Re: Dairies dumping milk - 04/05/20 07:06 PM

Originally Posted by danny clifton
the official story is that somehow people are eating less cheese



Fake news.
I eat twice as much cheese as anyone else and my toilet paper will last 7 times as long. 3 sheets and I'm back in the saddle just dont trip on rabbit pellets you could twist her dam ankle I'm telling ya.
Posted By: Sprung & Rusty

Re: Dairies dumping milk - 04/05/20 07:22 PM

I'm drinking milk as I type. Washing down peanut butter stuffed pretzels. We are overweight as a nation. One reasons is preservatives in our food and a big one is sugar. One cup of milk has half the daily recommended amount of sugar in it. Milk has been pushed for years in our society for one reason or another, but really isn't needed in our diet.

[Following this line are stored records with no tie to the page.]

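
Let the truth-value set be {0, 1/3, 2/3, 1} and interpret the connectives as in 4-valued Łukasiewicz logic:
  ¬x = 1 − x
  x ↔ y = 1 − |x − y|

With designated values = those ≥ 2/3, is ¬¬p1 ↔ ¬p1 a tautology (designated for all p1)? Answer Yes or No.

No

Counterexample: take p1 = 0.
¬p1 = ¬0 = 1
¬¬p1 = ¬1 = 0
¬p1 = ¬0 = 1
¬¬p1 ↔ ¬p1 = 0 ↔ 1 = 0
This gives 0, which is below 2/3.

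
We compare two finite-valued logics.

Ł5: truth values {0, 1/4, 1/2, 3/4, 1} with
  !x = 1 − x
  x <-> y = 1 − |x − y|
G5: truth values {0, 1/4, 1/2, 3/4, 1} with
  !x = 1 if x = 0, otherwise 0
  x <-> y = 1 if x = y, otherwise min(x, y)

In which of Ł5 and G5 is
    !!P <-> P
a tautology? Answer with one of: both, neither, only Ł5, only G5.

In Ł5: every assignment gives 1 — tautology.
In G5: at P = 1/4 the value is 1/4 — not a tautology.

only Ł5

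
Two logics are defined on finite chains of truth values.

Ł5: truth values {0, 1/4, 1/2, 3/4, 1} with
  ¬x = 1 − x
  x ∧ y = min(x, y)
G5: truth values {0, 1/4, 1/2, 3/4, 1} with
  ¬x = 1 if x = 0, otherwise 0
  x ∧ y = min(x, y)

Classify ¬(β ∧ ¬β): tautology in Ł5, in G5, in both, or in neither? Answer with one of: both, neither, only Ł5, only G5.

In Ł5: at β = 1/4 the value is 3/4 — not a tautology.
In G5: every assignment gives 1 — tautology.

only G5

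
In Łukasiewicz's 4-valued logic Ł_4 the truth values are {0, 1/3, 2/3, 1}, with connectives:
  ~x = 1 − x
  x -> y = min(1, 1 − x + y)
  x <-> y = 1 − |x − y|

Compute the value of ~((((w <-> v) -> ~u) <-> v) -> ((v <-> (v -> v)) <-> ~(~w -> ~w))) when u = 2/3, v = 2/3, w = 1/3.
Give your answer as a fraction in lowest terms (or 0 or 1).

2/3

w <-> v = 1/3 <-> 2/3 = 2/3
~u = ~2/3 = 1/3
(w <-> v) -> ~u = 2/3 -> 1/3 = 2/3
((w <-> v) -> ~u) <-> v = 2/3 <-> 2/3 = 1
v -> v = 2/3 -> 2/3 = 1
v <-> (v -> v) = 2/3 <-> 1 = 2/3
~w = ~1/3 = 2/3
~w = ~1/3 = 2/3
~w -> ~w = 2/3 -> 2/3 = 1
~(~w -> ~w) = ~1 = 0
(v <-> (v -> v)) <-> ~(~w -> ~w) = 2/3 <-> 0 = 1/3
(((w <-> v) -> ~u) <-> v) -> ((v <-> (v -> v)) <-> ~(~w -> ~w)) = 1 -> 1/3 = 1/3
~((((w <-> v) -> ~u) <-> v) -> ((v <-> (v -> v)) <-> ~(~w -> ~w))) = ~1/3 = 2/3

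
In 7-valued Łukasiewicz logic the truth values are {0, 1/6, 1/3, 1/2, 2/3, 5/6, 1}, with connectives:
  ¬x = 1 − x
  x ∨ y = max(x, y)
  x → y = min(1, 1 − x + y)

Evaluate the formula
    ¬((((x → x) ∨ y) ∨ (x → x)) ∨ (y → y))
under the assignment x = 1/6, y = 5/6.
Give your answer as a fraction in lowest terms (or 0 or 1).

x → x = 1/6 → 1/6 = 1
(x → x) ∨ y = 1 ∨ 5/6 = 1
x → x = 1/6 → 1/6 = 1
((x → x) ∨ y) ∨ (x → x) = 1 ∨ 1 = 1
y → y = 5/6 → 5/6 = 1
(((x → x) ∨ y) ∨ (x → x)) ∨ (y → y) = 1 ∨ 1 = 1
¬((((x → x) ∨ y) ∨ (x → x)) ∨ (y → y)) = ¬1 = 0

0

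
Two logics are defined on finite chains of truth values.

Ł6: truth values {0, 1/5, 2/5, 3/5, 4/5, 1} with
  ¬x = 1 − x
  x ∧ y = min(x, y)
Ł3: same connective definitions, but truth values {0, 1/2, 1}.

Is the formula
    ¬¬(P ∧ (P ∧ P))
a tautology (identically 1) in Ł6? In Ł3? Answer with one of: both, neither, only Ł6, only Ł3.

In Ł6: at P = 0 the value is 0 — not a tautology.
In Ł3: at P = 0 the value is 0 — not a tautology.

neither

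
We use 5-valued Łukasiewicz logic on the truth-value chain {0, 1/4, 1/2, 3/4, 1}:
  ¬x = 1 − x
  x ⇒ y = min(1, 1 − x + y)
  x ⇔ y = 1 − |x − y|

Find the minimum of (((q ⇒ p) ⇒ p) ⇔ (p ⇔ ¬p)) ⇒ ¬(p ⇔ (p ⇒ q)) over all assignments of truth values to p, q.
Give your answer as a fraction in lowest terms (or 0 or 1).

1/4

Take p = 3/4, q = 1/2:
q ⇒ p = 1/2 ⇒ 3/4 = 1
(q ⇒ p) ⇒ p = 1 ⇒ 3/4 = 3/4
¬p = ¬3/4 = 1/4
p ⇔ ¬p = 3/4 ⇔ 1/4 = 1/2
((q ⇒ p) ⇒ p) ⇔ (p ⇔ ¬p) = 3/4 ⇔ 1/2 = 3/4
p ⇒ q = 3/4 ⇒ 1/2 = 3/4
p ⇔ (p ⇒ q) = 3/4 ⇔ 3/4 = 1
¬(p ⇔ (p ⇒ q)) = ¬1 = 0
(((q ⇒ p) ⇒ p) ⇔ (p ⇔ ¬p)) ⇒ ¬(p ⇔ (p ⇒ q)) = 3/4 ⇒ 0 = 1/4
No assignment yields a value below 1/4, so this is the minimum.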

You can get all the minerals that milk has from vegetables and not have the preservatives, sugar, or hormones either. Just saying. Cows milk is meant for baby cows. wink
Posted By: CoonsBane

Re: Dairies dumping milk - 04/05/20 08:47 PM

The farmer still gets paid, even if the milk is dumped. So changing which dairies dump isn't spreading out the loss.
Posted By: bblwi

Re: Dairies dumping milk - 04/05/20 10:23 PM

There are a whole host of other aspects to a CWT of milk than just price or sales.